A black and white cat standing on its hind legs to look at ropes and tackle on a sailing ship.“I called to a cat who was making a survey of the damages that she could leap into our pinniss.

“But she sayt that were she to flee, it would strike such terror in the mariners they would give theirselves up for lost without more ado.

“At end of day we had no choice but to leave them to Fortune and set course to catch our fleet.  And so we came to Finistair [Finisterre].

“There we heared Essicks’ new ship had taken so much water they left off pumping and bailing, and sought to stop the leaks with pieces of beef and linen cloths wrung together.

“We had but the remains of our fleet.  The Mathew gone, the Andrew feared lost, and no word of our Rear-Admiral Sir Water Rawly.  We later learnt his mainyard cracked, and he was forced that night to run westward before the wind.  Some twenty sail followed his light, not knowing owt was amiss.

Sir Water Rawly, better known as Sir Walter Ralegh

“No hopes now of burning the Spanish fleet as it lay in harbour.  

“Then Sir Water sent word that he’d met with an English captain who told him the fleet had gone to waft the West Indian treasure ships home through the iles of Asores [Azores].

“All now know this captain was a villain.  Seafarers, like poets, may be free to fable, but he told a wicked lie.  He was from Southampton.  Need I say more?

“We stayed among the Asores for some days.  Most dwelling there are Portugals.  Their islands were usurped by Spain, so they bear us no malice.  Sir Water joined us, and all took on vittles.

“To my remembrance, ’twas then we saw by moonlight that piece of falseness men call a rainbow.  They marvelled at it, saying it was the colours of fire.

“Any cat could have told them it had many hues of blue.

“About this time there was a calm, and with it great heat.  I lay baking and breathless in what shade I could find.
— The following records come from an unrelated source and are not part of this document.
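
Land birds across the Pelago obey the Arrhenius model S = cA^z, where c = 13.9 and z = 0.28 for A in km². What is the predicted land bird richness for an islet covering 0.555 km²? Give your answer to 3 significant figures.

11.8

S = 13.9 × 0.555^0.28
ln S = ln 13.9 + 0.28 × ln 0.555 = 2.6319 + 0.28 × -0.5888 = 2.4670
S = e^2.4670 ≈ 11.79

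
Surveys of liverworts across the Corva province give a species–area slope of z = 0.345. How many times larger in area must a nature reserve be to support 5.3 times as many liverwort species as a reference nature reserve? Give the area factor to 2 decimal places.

125.70

(A₂/A₁)^0.345 = 5.3, so A₂/A₁ = 5.3^(1/0.345) = 5.3^2.899
ln(A₂/A₁) = ln 5.3 / 0.345 = 1.6677 / 0.345 = 4.8339
A₂/A₁ = e^4.8339 ≈ 125.7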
“They few men that could swim slipped overboard to cool theirselves.  When they clamb back I – also hoping to be cool – lay in the puddles they left on the hatches.  That did nowt but salt and boil me, and cause my fine black coat to rust.

“There was word that the treasure ships would pass more southward of the Asores than was their custom.  Or might not come at all.  Few believed that, and we ranged our ships from north to south to give them warm welcome.
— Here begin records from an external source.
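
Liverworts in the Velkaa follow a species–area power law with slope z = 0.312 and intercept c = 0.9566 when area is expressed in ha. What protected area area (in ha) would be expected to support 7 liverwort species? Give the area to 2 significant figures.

590 ha

7 = 0.9566 × A^0.312  ⇒  A^0.312 = 7/0.9566 = 7.318
ln A = ln(7.318) / 0.312 = 1.9903 / 0.312 = 6.3791
A = e^6.3791 ≈ 589.4 ha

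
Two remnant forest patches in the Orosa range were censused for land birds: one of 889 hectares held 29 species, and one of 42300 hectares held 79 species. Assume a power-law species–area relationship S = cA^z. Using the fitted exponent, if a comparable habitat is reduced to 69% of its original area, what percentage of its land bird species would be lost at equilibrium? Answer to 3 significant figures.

z = ln(79/29) / ln(42300/889) = 1.0022 / 3.8624 = 0.2595
S_new/S_old = (A_new/A_old)^z = 0.69^0.2595 = exp(0.2595 × -0.3711) = 0.9082
Fraction lost = 1 − 0.9082 = 0.09179

9.18%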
“Next, we had newes of a great ship sighted, so the Garland was commanded westward.

“In the dark of night when men can see nowt, mine eyes and nose told me the Rainbow and two more were with us.  Soon I lost them.
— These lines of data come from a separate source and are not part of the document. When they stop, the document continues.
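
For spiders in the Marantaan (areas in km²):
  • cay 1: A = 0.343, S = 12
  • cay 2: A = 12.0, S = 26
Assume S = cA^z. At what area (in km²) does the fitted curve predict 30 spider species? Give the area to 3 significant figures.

z = ln(26/12) / ln(12/0.343) = 0.7732 / 3.5549 = 0.2175
c = 12 / 0.343^0.2175 = 12 / 0.7924 = 15.14
A = (30/15.14)^(1/0.2175) ⇒ ln A = ln(1.981)/0.2175 = 3.1428
A = e^3.1428 ≈ 23.17 km²

23.2 km²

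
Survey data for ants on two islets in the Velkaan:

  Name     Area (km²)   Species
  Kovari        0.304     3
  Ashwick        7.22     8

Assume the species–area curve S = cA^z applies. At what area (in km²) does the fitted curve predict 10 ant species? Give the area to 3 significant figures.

z = ln(8/3) / ln(7.22/0.304) = 0.9808 / 3.1676 = 0.3096
c = 3 / 0.304^0.3096 = 3 / 0.6916 = 4.338
A = (10/4.338)^(1/0.3096) ⇒ ln A = ln(2.305)/0.3096 = 2.6975
A = e^2.6975 ≈ 14.84 km²

14.8 km²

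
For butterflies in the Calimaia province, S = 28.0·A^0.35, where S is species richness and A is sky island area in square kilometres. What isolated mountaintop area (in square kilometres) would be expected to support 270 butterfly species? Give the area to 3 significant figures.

270 = 28 × A^0.35  ⇒  A^0.35 = 270/28 = 9.643
ln A = ln(9.643) / 0.35 = 2.2662 / 0.35 = 6.4749
A = e^6.4749 ≈ 648.7 square kilometres

649 square kilometres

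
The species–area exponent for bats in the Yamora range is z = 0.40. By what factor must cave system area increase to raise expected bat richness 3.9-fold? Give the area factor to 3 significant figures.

(A₂/A₁)^0.4 = 3.9, so A₂/A₁ = 3.9^(1/0.4) = 3.9^2.5
ln(A₂/A₁) = ln 3.9 / 0.4 = 1.3610 / 0.4 = 3.4024
A₂/A₁ = e^3.4024 ≈ 30.04

30.0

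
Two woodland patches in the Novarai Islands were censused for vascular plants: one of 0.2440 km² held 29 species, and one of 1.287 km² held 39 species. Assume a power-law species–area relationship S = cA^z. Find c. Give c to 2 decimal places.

z = ln(S₂/S₁) / ln(A₂/A₁) = ln(39/29) / ln(1.287/0.244) = 0.2963 / 1.6629 = 0.1782
c = S₁ / A₁^z = 29 / 0.244^0.1782 = 29 / 0.7778 = 37.29

37.29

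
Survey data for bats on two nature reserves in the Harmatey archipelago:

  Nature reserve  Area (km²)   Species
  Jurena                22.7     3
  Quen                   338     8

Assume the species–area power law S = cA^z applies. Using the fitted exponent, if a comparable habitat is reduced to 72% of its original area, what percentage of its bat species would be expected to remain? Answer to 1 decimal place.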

“Then we heared the sound of guns.  The treasure ships were come.”

A 16th Century map of the Azores, from ‘The Naval Tracts of Sir William Monson’ vol II (1902) – Internet Archive.

Here Nero brake off, and sayt he wisht to take refreshment.

My niece sayt, “You’ve not told us of the question put to the learned doctor that touched upon our Earl.”

“A small thing,” sayt Nero, very grand.  “A mere interlude.  First, I mean to tell of action at sea.”


Toutparmoi - Note from the EditorThe ships that Nero refers to as the Matthew and the Andrew were the San Mateo and the San Andrés, captured the previous year at Cadiz.  The idea of a full attack on the port of Ferrol had been abandoned, and the fall-back plan was to use these two ships (which the Earl of Essex referred to as “great carts”) to escort fireships into Ferrol to burn the Spanish fleet.

Without them there was no hope of achieving anything at Ferrol, so Essex moved to stage two of his fall-back plan: the treasure fleet, along with some raids upon the Spanish settlements in the Azores.  (His original strategy had included the capture of the island of Terceira.  That was no longer possible.)

It was at this stage, as Nero indicates, that things became confused and confusing.

The Mathew’s captain was Sir George Carew/Carey.  They made it to the French port of La Rochelle (where he estimated around 4000 people visited his ship), and thence to Portsmouth.  I understand the Andrew managed to return to England, too.